The lodge in Selous has extremely good eco-credentials in terms of their environmental policies (eg solar power ).
Carbon Offsetting: The tour operator is a multi-award winning responsible travel company. Every person that travels with this company automatically has their flights carbon offset. This is done through The Travel Forest. The Travel Forest plants indigenous trees to offset the carbon emissions produced when you fly on holiday. Whilst this is the primary motivation for planting the trees, the project also works as a poverty alleviation scheme and also aims to combat environmental degradation
The UK head office has a good policy of recycling, reducing and re-using (electricity, paper, plastic etc). They also buy only fair trade goods such as tea, coffee, and use biodegradable detergents etc. They also make a point of buying only top eco-rated equipment (eg monitors).
Your holiday can include a visit to the Kisaki hospital project near Selous, which benefits from your visit.
The lodge in Selous has community responsibility. The local community land owners are given bednight fees and lease payments for the Selous lodge. The owners are also very committed to the welfare of staff and the local community. For example scholarships have been provided for some local children to go to secondary school.
In terms of information, all travellers are given guidelines on Travelling with Respect, which includes advice on cultural aspects of your travels as well as protecting the environment. For any community-owned or run project, they also have an Community Tourism Information sheet for travellers to help explain how to get the best from the experience, and what to expect (good and bad). For trekkers, the company have a Porter Policy in place, a copy of which is given to clients. They are also have a Responsible Wildlife Viewing guide too. For anything more specific, eg rules about visiting gorillas, this information is also given to clients.
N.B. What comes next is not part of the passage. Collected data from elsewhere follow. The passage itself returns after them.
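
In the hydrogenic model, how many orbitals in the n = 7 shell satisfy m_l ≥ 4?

6

The (l, m_l) pairs meeting m_l ≥ 4 give: l=4 → 1; l=5 → 2; l=6 → 3.
Total orbitals: 1 + 2 + 3 = 6.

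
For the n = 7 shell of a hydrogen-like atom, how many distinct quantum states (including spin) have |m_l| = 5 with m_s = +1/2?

With n = 7 the allowed l are 0, 1, …, 6.
Per l-value: l=5 → 2; l=6 → 2.
Orbitals: 2 + 2 = 4. With m_s fixed to a single value there is one state per orbital, giving 4 states.

4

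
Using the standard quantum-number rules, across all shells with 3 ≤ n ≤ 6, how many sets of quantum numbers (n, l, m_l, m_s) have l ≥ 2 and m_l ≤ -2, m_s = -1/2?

20

Work shell by shell — for each n, count the (l, m_l) pairs that satisfy l ≥ 2 and m_l ≤ -2:
n=3 → 1; n=4 → 3; n=5 → 6; n=6 → 10.
Orbitals: 1 + 3 + 6 + 10 = 20. With m_s fixed to -1/2 there is one state per orbital, so 20 states.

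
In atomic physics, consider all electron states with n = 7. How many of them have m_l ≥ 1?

Go through l = 0, …, 6 (the values permitted for n = 7).
The (l, m_l) pairs meeting m_l ≥ 1 give: l=1 → 1; l=2 → 2; l=3 → 3; l=4 → 4; l=5 → 5; l=6 → 6.
Orbitals: 1 + 2 + 3 + 4 + 5 + 6 = 21. Each orbital carries two spin states, so 21 × 2 = 42 states.

42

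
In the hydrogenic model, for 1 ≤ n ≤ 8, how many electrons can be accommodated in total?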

In addition, they offer more information about the native people and cultures in a destination country, which all adds to a traveller being more aware.
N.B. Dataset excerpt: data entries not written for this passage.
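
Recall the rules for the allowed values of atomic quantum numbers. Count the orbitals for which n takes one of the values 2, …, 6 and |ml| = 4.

6

Treat each shell separately and count matching orbitals:
n=5 → 2; n=6 → 4.
Total orbitals: 2 + 4 = 6.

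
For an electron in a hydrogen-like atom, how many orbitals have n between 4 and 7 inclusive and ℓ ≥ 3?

90

Treat each shell separately and count matching orbitals:
n=4 → 7; n=5 → 16; n=6 → 27; n=7 → 40.
Total orbitals: 7 + 16 + 27 + 40 = 90.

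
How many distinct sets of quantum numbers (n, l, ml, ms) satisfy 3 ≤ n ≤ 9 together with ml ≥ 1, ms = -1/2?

Treat each shell separately and count matching orbitals:
n=3 → 3; n=4 → 6; n=5 → 10; n=6 → 15; n=7 → 21; n=8 → 28; n=9 → 36.
Orbitals: 3 + 6 + 10 + 15 + 21 + 28 + 36 = 119. With ms fixed to -1/2 there is one state per orbital, so 119 states.

119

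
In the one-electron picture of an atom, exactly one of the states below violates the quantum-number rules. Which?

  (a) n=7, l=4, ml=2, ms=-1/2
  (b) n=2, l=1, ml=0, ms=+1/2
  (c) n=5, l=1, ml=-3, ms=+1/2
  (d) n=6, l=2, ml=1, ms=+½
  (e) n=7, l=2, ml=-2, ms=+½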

The company works with partners on the ground in each destination, and only uses local guides. They also primarily promote locally-owned services (hotels etc). They have eco-rated about 300 properties worldwide which they work with closely, so they are very clear which accommodations have good environmental and social responsibility credentials. This information is used to ensure that any traveller wanting to ensure they are really making a difference, can choose between one property and another on eco-issues.
They also promote community-owned projects and services where applicable and possible. Indeed they were instrumental in setting up two community-owned ventures in Tanzania and Peru.
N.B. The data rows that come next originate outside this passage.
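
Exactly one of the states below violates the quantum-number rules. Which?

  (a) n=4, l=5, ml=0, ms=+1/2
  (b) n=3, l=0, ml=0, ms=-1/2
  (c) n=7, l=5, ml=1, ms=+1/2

(a)

(a) has l = 5 ≥ n = 4, violating 0 ≤ l ≤ n−1.
The remaining sets (b), (c) satisfy all four rules.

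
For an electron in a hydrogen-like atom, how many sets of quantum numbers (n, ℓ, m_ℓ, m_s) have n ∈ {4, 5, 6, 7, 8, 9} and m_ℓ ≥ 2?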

The company backs a charity with funds and administration. This is a registered UK charity whose principle aim is to relieve the poverty of indigenous communities in areas outside of the UK which are affected by tourism. The charity backs poverty alleviation, education, cultural preservation and conservation projects within these regions. It has backed schools, clinics, micro-business projects and more. They are currently raising funds for 9 different grassroots projects in nine different counties, which travellers are encouraged to donate to if they would like to give something back.